Tim Ferriss had an amazing conversation with Jerry Seinfeld that covers Seinfeld’s writing process, the importance of systems, and life. It’s probably the best podcast I’ve every listened to.
Here’s the takeaway: Your brain is a lump of meat in your skull. It responds to rules, rewards, and routines, so you can train it like a schnauzer. If you want to consistently succeed in a difficult field, you have to train it this way. To illustrate, Seinfeld goes through some of his routines for writing, fitness, and meditation.
That is a gross oversimplification. The whole podcast is well worth your time. I’ve pulled out a few highlights below.
First, a bit about Seinfeld’s writing process, with shades of Garner’s madman/architect/carpenter/judge:
What’s in front of me is I’m usually about 15 or 20 pages of stuff that’s in various states of development. And then there’s a smaller book of just really, really random things. Like, when you’re on a cell phone call and the call drops, and then you reconnect with the person, they’ll go, “I don’t know what happened there.” As if anyone is expecting them to know anything about the incredibly complex technology of the cell phone, they offer this little, I don’t know if it’s an excuse or an apology. They go, “I don’t know what happened there.” So anyway, so I don’t know. So that’s an example of something in that, my little tiny notebook, that I don’t know what to do with that. But it’s just so stupid to me and funny.
So that to me is like an archery target, 50 yards away. Then I take out my bow and my arrow and I go, “Let me see if I can hit that. Let me see if I can create something that I could say to a room full of humans in a nightclub, that will make them see what I see in that.” There’s something stupid and funny about that to me. That’s the very, very beginning. So then I’ll write something about it. It’ll be, if I’m lucky, it’ll be a half a page or a page on a yellow legal pad and I’ll write that. Then in the session the next day, if I get around to it, I will see it again and I will see what I have and what I like and I don’t like. And as any writer can tell you, it’s 95 percent rewrite.
So I have two phases. There is the free-play creative phase. Then there is the polish and construction phase of, and I love to spend inordinate really, I mean, it’s not wasteful to me, because that’s just what I like to do, amounts of time refining and perfecting every single word of it until it has this pleasing flow to my ear. Then it becomes something that I can’t wait to say. And then we go from there to the stage with it. From the stage, the audience will then — I imagine, it’s a very scientific thing to me. It’s like, “Okay, here’s my experiment,” and you run the experiment. Then the audience just dumps a bunch of data on you, of, “This is good, this is okay, this is very good, this is terrible.” That goes into my brain from performing it on stage. Then it’s back through the rewrite process and then new ideas will come.
It’s just millions of different kinds of development. It’s just that. So you’re just trying to get — you’re just going to that place of creating, fixing, jettisoning. It’s extremely occupying. It’s never boring. The frustration I’m so used to at this point, I don’t even notice it. And it’s just work time. It’s just work time.
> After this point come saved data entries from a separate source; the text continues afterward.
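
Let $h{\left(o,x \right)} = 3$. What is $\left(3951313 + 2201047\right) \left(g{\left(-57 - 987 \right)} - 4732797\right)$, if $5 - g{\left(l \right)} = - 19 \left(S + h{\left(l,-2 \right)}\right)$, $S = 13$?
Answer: $-29115969871680$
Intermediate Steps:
$g{\left(l \right)} = 309$ ($g{\left(l \right)} = 5 - - 19 \left(13 + 3\right) = 5 - \left(-19\right) 16 = 5 - -304 = 5 + 304 = 309$)
$\left(3951313 + 2201047\right) \left(g{\left(-57 - 987 \right)} - 4732797\right) = \left(3951313 + 2201047\right) \left(309 - 4732797\right) = 6152360 \left(-4732488\right) = -29115969871680$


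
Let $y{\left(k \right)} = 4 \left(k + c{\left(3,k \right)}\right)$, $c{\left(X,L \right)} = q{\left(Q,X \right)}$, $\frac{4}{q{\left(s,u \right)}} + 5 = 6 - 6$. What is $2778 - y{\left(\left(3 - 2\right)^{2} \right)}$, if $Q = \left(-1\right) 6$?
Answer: $\frac{13886}{5} \approx 2777.2$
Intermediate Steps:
$Q = -6$
$q{\left(s,u \right)} = - \frac{4}{5}$ ($q{\left(s,u \right)} = \frac{4}{-5 + \left(6 - 6\right)} = \frac{4}{-5 + 0} = \frac{4}{-5} = 4 \left(- \frac{1}{5}\right) = - \frac{4}{5}$)
$c{\left(X,L \right)} = - \frac{4}{5}$
$y{\left(k \right)} = - \frac{16}{5} + 4 k$ ($y{\left(k \right)} = 4 \left(k - \frac{4}{5}\right) = 4 \left(- \frac{4}{5} + k\right) = - \frac{16}{5} + 4 k$)
$2778 - y{\left(\left(3 - 2\right)^{2} \right)} = 2778 - \left(- \frac{16}{5} + 4 \left(3 - 2\right)^{2}\right) = 2778 - \left(- \frac{16}{5} + 4 \cdot 1^{2}\right) = 2778 - \left(- \frac{16}{5} + 4 \cdot 1\right) = 2778 - \left(- \frac{16}{5} + 4\right) = 2778 - \frac{4}{5} = \frac{13886}{5}$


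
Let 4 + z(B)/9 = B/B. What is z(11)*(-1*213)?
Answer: 5751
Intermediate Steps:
z(B) = -27 (z(B) = -36 + 9*(B/B) = -36 + 9*1 = -36 + 9 = -27)
z(11)*(-1*213) = -(-27)*213 = -27*(-213) = 5751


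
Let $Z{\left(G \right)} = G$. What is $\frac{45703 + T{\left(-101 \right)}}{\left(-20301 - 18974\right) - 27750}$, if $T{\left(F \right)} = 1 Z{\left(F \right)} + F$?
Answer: $- \frac{45501}{67025} \approx -0.67887$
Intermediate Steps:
$T{\left(F \right)} = 2 F$ ($T{\left(F \right)} = 1 F + F = F + F = 2 F$)
$\frac{45703 + T{\left(-101 \right)}}{\left(-20301 - 18974\right) - 27750} = \frac{45703 + 2 \left(-101\right)}{\left(-20301 - 18974\right) - 27750} = \frac{45703 - 202}{-39275 - 27750} = \frac{45501}{-67025} = 45501 \left(- \frac{1}{67025}\right) = - \frac{45501}{67025}$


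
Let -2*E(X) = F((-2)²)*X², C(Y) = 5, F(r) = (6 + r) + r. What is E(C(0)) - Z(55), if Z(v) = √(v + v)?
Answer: -175 - √110 ≈ -185.49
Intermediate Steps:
F(r) = 6 + 2*r
E(X) = -7*X² (E(X) = -(6 + 2*(-2)²)*X²/2 = -(6 + 2*4)*X²/2 = -(6 + 8)*X²/2 = -7*X²)
Z(v) = √2*√v (Z(v) = √(2*v) = √2*√v)
E(C(0)) - Z(55) = -7*5² - √2*√55 = -7*25 - √110 = -175 - √110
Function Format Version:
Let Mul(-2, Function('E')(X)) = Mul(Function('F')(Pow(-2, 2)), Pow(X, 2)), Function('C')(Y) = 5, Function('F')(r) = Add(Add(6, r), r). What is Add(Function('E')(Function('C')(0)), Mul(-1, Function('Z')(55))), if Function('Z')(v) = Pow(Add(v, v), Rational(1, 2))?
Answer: Add(-175, Mul(-1, Pow(110, Rational(1, 2)))) ≈ -185.49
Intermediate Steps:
Function('F')(r) = Add(6, Mul(2, r))
Function('E')(X) = Mul(-7, Pow(X, 2)) (Function('E')(X) = Mul(Rational(-1, 2), Mul(Add(6, Mul(2, Pow(-2, 2))), Pow(X, 2))) = Mul(Rational(-1, 2), Mul(Add(6, Mul(2, 4)), Pow(X, 2))) = Mul(Rational(-1, 2), Mul(Add(6, 8), Pow(X, 2))) = Mul(Rational(-1, 2), Mul(14, Pow(X, 2))) = Mul(-7, Pow(X, 2)))
Function('Z')(v) = Mul(Pow(2, Rational(1, 2)), Pow(v, Rational(1, 2))) (Function('Z')(v) = Pow(Mul(2, v), Rational(1, 2)) = Mul(Pow(2, Rational(1, 2)), Pow(v, Rational(1, 2))))
Add(Function('E')(Function('C')(0)), Mul(-1, Function('Z')(55))) = Add(Mul(-7, Pow(5, 2)), Mul(-1, Mul(Pow(2, Rational(1, 2)), Pow(55, Rational(1, 2))))) = Add(Mul(-7, 25), Mul(-1, Pow(110, Rational(1, 2)))) = Add(-175, Mul(-1, Pow(110, Rational(1, 2))))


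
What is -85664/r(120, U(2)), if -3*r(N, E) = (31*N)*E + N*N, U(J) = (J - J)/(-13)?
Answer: 2677/150 ≈ 17.847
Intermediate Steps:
U(J) = 0 (U(J) = 0*(-1/13) = 0)
r(N, E) = -N²/3 - 31*E*N/3 (r(N, E) = -((31*N)*E + N*N)/3 = -(31*E*N + N²)/3 = -(N² + 31*E*N)/3 = -N²/3 - 31*E*N/3)
-85664/r(120, U(2)) = -85664*(-1/(40*(120 + 31*0))) = -85664*(-1/(40*(120 + 0))) = -85664/((-⅓*120*120)) = -85664/(-4800) = -85664*(-1/4800) = 2677/150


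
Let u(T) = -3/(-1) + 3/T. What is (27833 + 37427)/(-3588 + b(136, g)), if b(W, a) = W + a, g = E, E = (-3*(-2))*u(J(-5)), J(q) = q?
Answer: -81575/4297 ≈ -18.984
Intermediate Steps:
u(T) = 3 + 3/T (u(T) = -3*(-1) + 3/T = 3 + 3/T)
E = 72/5 (E = (-3*(-2))*(3 + 3/(-5)) = 6*(3 + 3*(-⅕)) = 6*(3 - ⅗) = 6*(12/5) = 72/5 ≈ 14.400)
g = 72/5 ≈ 14.400
(27833 + 37427)/(-3588 + b(136, g)) = (27833 + 37427)/(-3588 + (136 + 72/5)) = 65260/(-3588 + 752/5) = 65260/(-17188/5) = 65260*(-5/17188) = -81575/4297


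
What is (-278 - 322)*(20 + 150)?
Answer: -102000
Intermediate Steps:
(-278 - 322)*(20 + 150) = -600*170 = -102000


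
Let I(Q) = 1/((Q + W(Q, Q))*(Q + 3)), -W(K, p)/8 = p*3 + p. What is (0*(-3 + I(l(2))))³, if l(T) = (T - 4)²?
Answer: 0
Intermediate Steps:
W(K, p) = -32*p (W(K, p) = -8*(p*3 + p) = -8*(3*p + p) = -32*p)
l(T) = (-4 + T)²
I(Q) = -1/(31*Q*(3 + Q)) (I(Q) = 1/((Q - 32*Q)*(Q + 3)) = 1/((-31*Q)*(3 + Q)) = 1/(-31*Q*(3 + Q)) = -1/(31*Q*(3 + Q)))
(0*(-3 + I(l(2))))³ = (0*(-3 + 1/(31*((-4 + 2)²)*(-3 - (-4 + 2)²))))³ = (0*(-3 + 1/(31*((-2)²)*(-3 - 1*(-2)²))))³ = (0*(-3 + (1/31)/(4*(-3 - 1*4))))³ = (0*(-3 + (1/31)*(¼)/(-3 - 4)))³ = (0*(-3 + (1/31)*(¼)/(-7)))³ = (0*(-3 + (1/31)*(¼)*(-⅐)))³ = (0*(-3 - 1/868))³ = (0*(-2605/868))³ = 0³ = 0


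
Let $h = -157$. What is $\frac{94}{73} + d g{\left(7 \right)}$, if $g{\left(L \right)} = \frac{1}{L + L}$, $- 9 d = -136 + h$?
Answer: $\frac{33233}{9198} \approx 3.6131$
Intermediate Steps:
$d = \frac{293}{9}$ ($d = - \frac{-136 - 157}{9} = \left(- \frac{1}{9}\right) \left(-293\right) = \frac{293}{9} \approx 32.556$)
$g{\left(L \right)} = \frac{1}{2 L}$
$\frac{94}{73} + d g{\left(7 \right)} = \frac{94}{73} + \frac{293 \frac{1}{2 \cdot 7}}{9} = 94 \cdot \frac{1}{73} + \frac{293 \cdot \frac{1}{2} \cdot \frac{1}{7}}{9} = \frac{94}{73} + \frac{293}{9} \cdot \frac{1}{14} = \frac{94}{73} + \frac{293}{126} = \frac{33233}{9198}$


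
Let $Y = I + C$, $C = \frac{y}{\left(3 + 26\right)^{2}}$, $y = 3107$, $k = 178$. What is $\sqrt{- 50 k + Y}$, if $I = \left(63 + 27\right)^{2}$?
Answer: $\frac{i \sqrt{669693}}{29} \approx 28.219 i$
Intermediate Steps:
$I = 8100$ ($I = 90^{2} = 8100$)
$C = \frac{3107}{841}$ ($C = \frac{3107}{\left(3 + 26\right)^{2}} = \frac{3107}{29^{2}} = \frac{3107}{841} \approx 3.6944$)
$Y = \frac{6815207}{841}$ ($Y = 8100 + \frac{3107}{841} = \frac{6815207}{841} \approx 8103.7$)
$\sqrt{- 50 k + Y} = \sqrt{\left(-50\right) 178 + \frac{6815207}{841}} = \sqrt{-8900 + \frac{6815207}{841}} = \sqrt{- \frac{669693}{841}} = \frac{i \sqrt{669693}}{29}$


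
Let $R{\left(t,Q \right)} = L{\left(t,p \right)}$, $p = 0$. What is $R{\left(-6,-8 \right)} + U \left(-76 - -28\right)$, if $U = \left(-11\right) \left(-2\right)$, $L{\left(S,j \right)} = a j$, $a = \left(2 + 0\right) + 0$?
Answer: $-1056$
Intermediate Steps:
$a = 2$ ($a = 2 + 0 = 2$)
$L{\left(S,j \right)} = 2 j$
$U = 22$
$R{\left(t,Q \right)} = 0$ ($R{\left(t,Q \right)} = 2 \cdot 0 = 0$)
$R{\left(-6,-8 \right)} + U \left(-76 - -28\right) = 0 + 22 \left(-76 - -28\right) = 0 + 22 \left(-76 + 28\right) = 0 + 22 \left(-48\right) = 0 - 1056 = -1056$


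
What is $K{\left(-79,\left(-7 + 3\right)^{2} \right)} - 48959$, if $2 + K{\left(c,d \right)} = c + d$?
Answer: $-49024$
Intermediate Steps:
$K{\left(c,d \right)} = -2 + c + d$ ($K{\left(c,d \right)} = -2 + \left(c + d\right) = -2 + c + d$)
$K{\left(-79,\left(-7 + 3\right)^{2} \right)} - 48959 = \left(-2 - 79 + \left(-7 + 3\right)^{2}\right) - 48959 = \left(-2 - 79 + \left(-4\right)^{2}\right) - 48959 = \left(-2 - 79 + 16\right) - 48959 = -65 - 48959 = -49024$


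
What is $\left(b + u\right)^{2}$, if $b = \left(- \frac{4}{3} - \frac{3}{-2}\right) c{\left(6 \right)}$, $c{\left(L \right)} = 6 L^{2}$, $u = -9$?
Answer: $729$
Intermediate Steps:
$b = 36$ ($b = \left(- \frac{4}{3} - \frac{3}{-2}\right) 6 \cdot 6^{2} = \left(\left(-4\right) \frac{1}{3} - - \frac{3}{2}\right) 6 \cdot 36 = \left(- \frac{4}{3} + \frac{3}{2}\right) 216 = \frac{1}{6} \cdot 216 = 36$)
$\left(b + u\right)^{2} = \left(36 - 9\right)^{2} = 27^{2} = 729$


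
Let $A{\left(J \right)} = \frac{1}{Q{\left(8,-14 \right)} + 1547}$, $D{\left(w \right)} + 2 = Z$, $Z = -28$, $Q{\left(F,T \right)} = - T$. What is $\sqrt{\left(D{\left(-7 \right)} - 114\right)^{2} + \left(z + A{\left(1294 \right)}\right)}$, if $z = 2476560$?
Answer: $\frac{\sqrt{6085213607977}}{1561} \approx 1580.3$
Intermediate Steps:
$D{\left(w \right)} = -30$ ($D{\left(w \right)} = -2 - 28 = -30$)
$A{\left(J \right)} = \frac{1}{1561}$ ($A{\left(J \right)} = \frac{1}{\left(-1\right) \left(-14\right) + 1547} = \frac{1}{14 + 1547} = \frac{1}{1561}$)
$\sqrt{\left(D{\left(-7 \right)} - 114\right)^{2} + \left(z + A{\left(1294 \right)}\right)} = \sqrt{\left(-30 - 114\right)^{2} + \left(2476560 + \frac{1}{1561}\right)} = \sqrt{\left(-144\right)^{2} + \frac{3865910161}{1561}} = \sqrt{20736 + \frac{3865910161}{1561}} = \sqrt{\frac{3898279057}{1561}} = \frac{\sqrt{6085213607977}}{1561}$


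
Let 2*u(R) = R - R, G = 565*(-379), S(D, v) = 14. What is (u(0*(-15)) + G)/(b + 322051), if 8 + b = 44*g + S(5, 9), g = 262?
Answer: -42827/66717 ≈ -0.64192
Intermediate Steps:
G = -214135
u(R) = 0 (u(R) = (R - R)/2 = (½)*0 = 0)
b = 11534 (b = -8 + (44*262 + 14) = -8 + (11528 + 14) = -8 + 11542 = 11534)
(u(0*(-15)) + G)/(b + 322051) = (0 - 214135)/(11534 + 322051) = -214135/333585 = -214135*1/333585 = -42827/66717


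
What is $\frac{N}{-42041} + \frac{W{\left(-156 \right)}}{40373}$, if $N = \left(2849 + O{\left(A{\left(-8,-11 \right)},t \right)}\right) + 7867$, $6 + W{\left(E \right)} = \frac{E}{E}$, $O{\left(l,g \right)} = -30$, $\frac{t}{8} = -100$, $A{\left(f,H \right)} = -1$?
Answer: $- \frac{431636083}{1697321293} \approx -0.2543$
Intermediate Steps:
$t = -800$ ($t = 8 \left(-100\right) = -800$)
$W{\left(E \right)} = -5$ ($W{\left(E \right)} = -6 + \frac{E}{E} = -6 + 1 = -5$)
$N = 10686$ ($N = \left(2849 - 30\right) + 7867 = 2819 + 7867 = 10686$)
$\frac{N}{-42041} + \frac{W{\left(-156 \right)}}{40373} = \frac{10686}{-42041} - \frac{5}{40373} = 10686 \left(- \frac{1}{42041}\right) - \frac{5}{40373} = - \frac{10686}{42041} - \frac{5}{40373} = - \frac{431636083}{1697321293}$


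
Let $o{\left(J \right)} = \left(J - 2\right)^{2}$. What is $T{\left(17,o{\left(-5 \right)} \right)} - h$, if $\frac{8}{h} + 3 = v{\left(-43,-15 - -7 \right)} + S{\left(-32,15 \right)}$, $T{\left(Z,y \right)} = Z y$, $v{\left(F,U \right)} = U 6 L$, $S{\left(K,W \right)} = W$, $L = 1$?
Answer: $\frac{7499}{9} \approx 833.22$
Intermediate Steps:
$v{\left(F,U \right)} = 6 U$ ($v{\left(F,U \right)} = U 6 \cdot 1 = 6 U 1 = 6 U$)
$o{\left(J \right)} = \left(-2 + J\right)^{2}$
$h = - \frac{2}{9}$ ($h = \frac{8}{-3 + \left(6 \left(-15 - -7\right) + 15\right)} = \frac{8}{-3 + \left(6 \left(-15 + 7\right) + 15\right)} = \frac{8}{-3 + \left(6 \left(-8\right) + 15\right)} = \frac{8}{-3 + \left(-48 + 15\right)} = \frac{8}{-3 - 33} = \frac{8}{-36} = 8 \left(- \frac{1}{36}\right) = - \frac{2}{9} \approx -0.22222$)
$T{\left(17,o{\left(-5 \right)} \right)} - h = 17 \left(-2 - 5\right)^{2} - - \frac{2}{9} = 17 \left(-7\right)^{2} + \frac{2}{9} = 17 \cdot 49 + \frac{2}{9} = 833 + \frac{2}{9} = \frac{7499}{9}$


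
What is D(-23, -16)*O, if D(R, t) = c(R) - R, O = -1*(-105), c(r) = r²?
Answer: 57960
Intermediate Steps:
O = 105
D(R, t) = R² - R
D(-23, -16)*O = -23*(-1 - 23)*105 = -23*(-24)*105 = 552*105 = 57960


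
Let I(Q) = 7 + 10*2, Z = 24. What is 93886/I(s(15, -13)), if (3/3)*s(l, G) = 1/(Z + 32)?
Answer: 93886/27 ≈ 3477.3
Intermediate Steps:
s(l, G) = 1/56 (s(l, G) = 1/(24 + 32) = 1/56)
I(Q) = 27 (I(Q) = 7 + 20 = 27)
93886/I(s(15, -13)) = 93886/27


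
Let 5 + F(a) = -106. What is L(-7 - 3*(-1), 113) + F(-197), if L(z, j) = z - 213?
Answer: -328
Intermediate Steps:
L(z, j) = -213 + z
F(a) = -111 (F(a) = -5 - 106 = -111)
L(-7 - 3*(-1), 113) + F(-197) = (-213 + (-7 - 3*(-1))) - 111 = (-213 + (-7 + 3)) - 111 = (-213 - 4) - 111 = -217 - 111 = -328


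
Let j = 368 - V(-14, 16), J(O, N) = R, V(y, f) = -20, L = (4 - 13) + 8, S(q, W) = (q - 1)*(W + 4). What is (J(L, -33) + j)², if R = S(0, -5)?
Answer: 151321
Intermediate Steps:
S(q, W) = (-1 + q)*(4 + W)
L = -1 (L = -9 + 8 = -1)
R = 1 (R = -4 - 1*(-5) + 4*0 - 5*0 = -4 + 5 + 0 + 0 = 1)
J(O, N) = 1
j = 388 (j = 368 - 1*(-20) = 368 + 20 = 388)
(J(L, -33) + j)² = (1 + 388)² = 389² = 151321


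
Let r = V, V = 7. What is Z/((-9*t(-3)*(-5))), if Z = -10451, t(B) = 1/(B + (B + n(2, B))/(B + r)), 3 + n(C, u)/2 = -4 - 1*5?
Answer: 135863/60 ≈ 2264.4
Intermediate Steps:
n(C, u) = -24 (n(C, u) = -6 + 2*(-4 - 1*5) = -6 + 2*(-4 - 5) = -6 + 2*(-9) = -6 - 18 = -24)
r = 7
t(B) = 1/(B + (-24 + B)/(7 + B)) (t(B) = 1/(B + (B - 24)/(B + 7)) = 1/(B + (-24 + B)/(7 + B)))
Z/((-9*t(-3)*(-5))) = -10451*(-24 + (-3)² + 8*(-3))/(45*(7 - 3)) = -10451/(-9*4/(-24 + 9 - 24)*(-5)) = -10451/(-9*4/(-39)*(-5)) = -10451/(-(-3)*4/13*(-5)) = -10451/(-9*(-4/39)*(-5)) = -10451/((12/13)*(-5)) = -10451/(-60/13) = -10451*(-13/60) = 135863/60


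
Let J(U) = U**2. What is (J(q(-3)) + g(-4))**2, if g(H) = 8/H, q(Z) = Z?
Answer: 49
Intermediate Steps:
(J(q(-3)) + g(-4))**2 = ((-3)**2 + 8/(-4))**2 = (9 + 8*(-1/4))**2 = (9 - 2)**2 = 7**2 = 49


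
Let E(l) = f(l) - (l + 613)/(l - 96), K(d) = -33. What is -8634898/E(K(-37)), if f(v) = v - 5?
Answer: 556950921/2161 ≈ 2.5773e+5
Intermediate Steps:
f(v) = -5 + v
E(l) = -5 + l - (613 + l)/(-96 + l) (E(l) = (-5 + l) - (l + 613)/(l - 96) = (-5 + l) - (613 + l)/(-96 + l) = -5 + l - (613 + l)/(-96 + l))
-8634898/E(K(-37)) = -8634898*(-96 - 33)/(-133 + (-33)² - 102*(-33)) = -8634898*(-129/(-133 + 1089 + 3366)) = -8634898/((-1/129*4322)) = -8634898/(-4322/129) = -8634898*(-129/4322) = 556950921/2161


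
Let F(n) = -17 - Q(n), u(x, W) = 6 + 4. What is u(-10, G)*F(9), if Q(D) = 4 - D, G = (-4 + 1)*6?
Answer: -120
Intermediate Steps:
G = -18 (G = -3*6 = -18)
u(x, W) = 10
F(n) = -21 + n (F(n) = -17 - (4 - n) = -17 + (-4 + n) = -21 + n)
u(-10, G)*F(9) = 10*(-21 + 9) = 10*(-12) = -120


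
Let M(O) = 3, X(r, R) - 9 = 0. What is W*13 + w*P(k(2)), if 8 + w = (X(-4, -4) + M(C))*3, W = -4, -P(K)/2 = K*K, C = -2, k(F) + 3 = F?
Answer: -108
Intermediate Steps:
k(F) = -3 + F
X(r, R) = 9 (X(r, R) = 9 + 0 = 9)
P(K) = -2*K² (P(K) = -2*K*K = -2*K²)
w = 28 (w = -8 + (9 + 3)*3 = -8 + 12*3 = -8 + 36 = 28)
W*13 + w*P(k(2)) = -4*13 + 28*(-2*(-3 + 2)²) = -52 + 28*(-2*(-1)²) = -52 + 28*(-2*1) = -52 + 28*(-2) = -52 - 56 = -108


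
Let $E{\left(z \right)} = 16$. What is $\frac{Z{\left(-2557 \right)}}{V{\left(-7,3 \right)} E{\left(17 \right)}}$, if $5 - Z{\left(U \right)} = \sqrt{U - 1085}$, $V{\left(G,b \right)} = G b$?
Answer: $- \frac{5}{336} + \frac{i \sqrt{3642}}{336} \approx -0.014881 + 0.17961 i$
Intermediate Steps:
$Z{\left(U \right)} = 5 - \sqrt{-1085 + U}$ ($Z{\left(U \right)} = 5 - \sqrt{U - 1085} = 5 - \sqrt{-1085 + U}$)
$\frac{Z{\left(-2557 \right)}}{V{\left(-7,3 \right)} E{\left(17 \right)}} = \frac{5 - \sqrt{-1085 - 2557}}{\left(-7\right) 3 \cdot 16} = \frac{5 - \sqrt{-3642}}{\left(-21\right) 16} = \frac{5 - i \sqrt{3642}}{-336} = \left(5 - i \sqrt{3642}\right) \left(- \frac{1}{336}\right) = - \frac{5}{336} + \frac{i \sqrt{3642}}{336}$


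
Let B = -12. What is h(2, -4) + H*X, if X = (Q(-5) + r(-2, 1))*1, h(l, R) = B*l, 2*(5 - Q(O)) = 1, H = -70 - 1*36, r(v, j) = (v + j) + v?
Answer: -183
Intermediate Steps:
r(v, j) = j + 2*v (r(v, j) = (j + v) + v = j + 2*v)
H = -106 (H = -70 - 36 = -106)
Q(O) = 9/2 (Q(O) = 5 - ½*1 = 5 - ½ = 9/2)
h(l, R) = -12*l
X = 3/2 (X = (9/2 + (1 + 2*(-2)))*1 = (9/2 + (1 - 4))*1 = (9/2 - 3)*1 = (3/2)*1 = 3/2 ≈ 1.5000)
h(2, -4) + H*X = -12*2 - 106*3/2 = -24 - 159 = -183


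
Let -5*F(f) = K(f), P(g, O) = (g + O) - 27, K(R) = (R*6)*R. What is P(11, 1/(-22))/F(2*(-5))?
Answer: 353/2640 ≈ 0.13371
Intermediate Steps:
K(R) = 6*R² (K(R) = (6*R)*R = 6*R²)
P(g, O) = -27 + O + g (P(g, O) = (O + g) - 27 = -27 + O + g)
F(f) = -6*f²/5
P(11, 1/(-22))/F(2*(-5)) = (-27 + 1/(-22) + 11)/((-6*(2*(-5))²/5)) = (-27 - 1/22 + 11)/((-6/5*(-10)²)) = -353/(22*((-6/5*100))) = -353/22/(-120) = -353/22*(-1/120) = 353/2640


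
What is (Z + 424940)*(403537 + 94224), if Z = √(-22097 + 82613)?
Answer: 211641008546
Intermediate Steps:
Z = 246 (Z = √60516 = 246)
(Z + 424940)*(403537 + 94224) = (246 + 424940)*(403537 + 94224) = 425186*497761 = 211641008546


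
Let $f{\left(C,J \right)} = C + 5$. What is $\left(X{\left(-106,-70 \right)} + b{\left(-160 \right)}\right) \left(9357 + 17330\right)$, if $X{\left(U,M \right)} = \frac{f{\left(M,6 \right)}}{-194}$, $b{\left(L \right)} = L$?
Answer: $- \frac{826629825}{194} \approx -4.261 \cdot 10^{6}$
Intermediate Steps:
$f{\left(C,J \right)} = 5 + C$
$X{\left(U,M \right)} = - \frac{5}{194} - \frac{M}{194}$ ($X{\left(U,M \right)} = \frac{5 + M}{-194} = \left(5 + M\right) \left(- \frac{1}{194}\right) = - \frac{5}{194} - \frac{M}{194}$)
$\left(X{\left(-106,-70 \right)} + b{\left(-160 \right)}\right) \left(9357 + 17330\right) = \left(\left(- \frac{5}{194} - - \frac{35}{97}\right) - 160\right) \left(9357 + 17330\right) = \left(\left(- \frac{5}{194} + \frac{35}{97}\right) - 160\right) 26687 = \left(\frac{65}{194} - 160\right) 26687 = \left(- \frac{30975}{194}\right) 26687 = - \frac{826629825}{194}$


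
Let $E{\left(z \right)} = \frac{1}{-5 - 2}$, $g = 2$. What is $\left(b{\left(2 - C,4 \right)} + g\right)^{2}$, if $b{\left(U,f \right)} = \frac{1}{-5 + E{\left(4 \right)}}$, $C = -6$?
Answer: $\frac{4225}{1296} \approx 3.26$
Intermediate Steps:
$E{\left(z \right)} = - \frac{1}{7}$ ($E{\left(z \right)} = \frac{1}{-7} = - \frac{1}{7}$)
$b{\left(U,f \right)} = - \frac{7}{36}$ ($b{\left(U,f \right)} = \frac{1}{-5 - \frac{1}{7}} = \frac{1}{- \frac{36}{7}} = - \frac{7}{36}$)
$\left(b{\left(2 - C,4 \right)} + g\right)^{2} = \left(- \frac{7}{36} + 2\right)^{2} = \left(\frac{65}{36}\right)^{2} = \frac{4225}{1296}$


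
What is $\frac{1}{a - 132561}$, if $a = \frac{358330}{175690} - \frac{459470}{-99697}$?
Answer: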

Which, and I like the way athletes talk about, “I got to get my work in. Did you get your work in?” I like that phrase. One of the reasons I was looking forward to doing the show with you, is I know that it’s something you are very interested in.
And some more about systems and routines:
A lot of my life is — I don’t like getting depressed. I get depressed a lot. I hate the feeling, and these routines, these very difficult routines, whether it’s exercise or writing, and both of them are things where it’s brutal. That’s another thing I was explaining to my daughter. She’s frustrated that writing is so difficult, because no one told her that it’s the most difficult thing in the world. It’s the most difficult thing in the world is to write.
People tell you to write like you can do it, like you’re supposed to be able to do it. Nobody can do it. It’s impossible. The greatest people in the world can’t do it. So if you’re going to do it, you should first be told: “What you are attempting to do is incredibly difficult. One of the most difficult things there is, way harder than weight training, way harder, what you’re summoning, trying to summon within your brain and your spirit, to create something onto a blank page.” So that’s another part of my systemization technique, learn how to encourage yourself. That’s why you don’t tell someone what you wrote. And be proud of yourself, treat yourself well for having done that horrible, horribly impossible thing.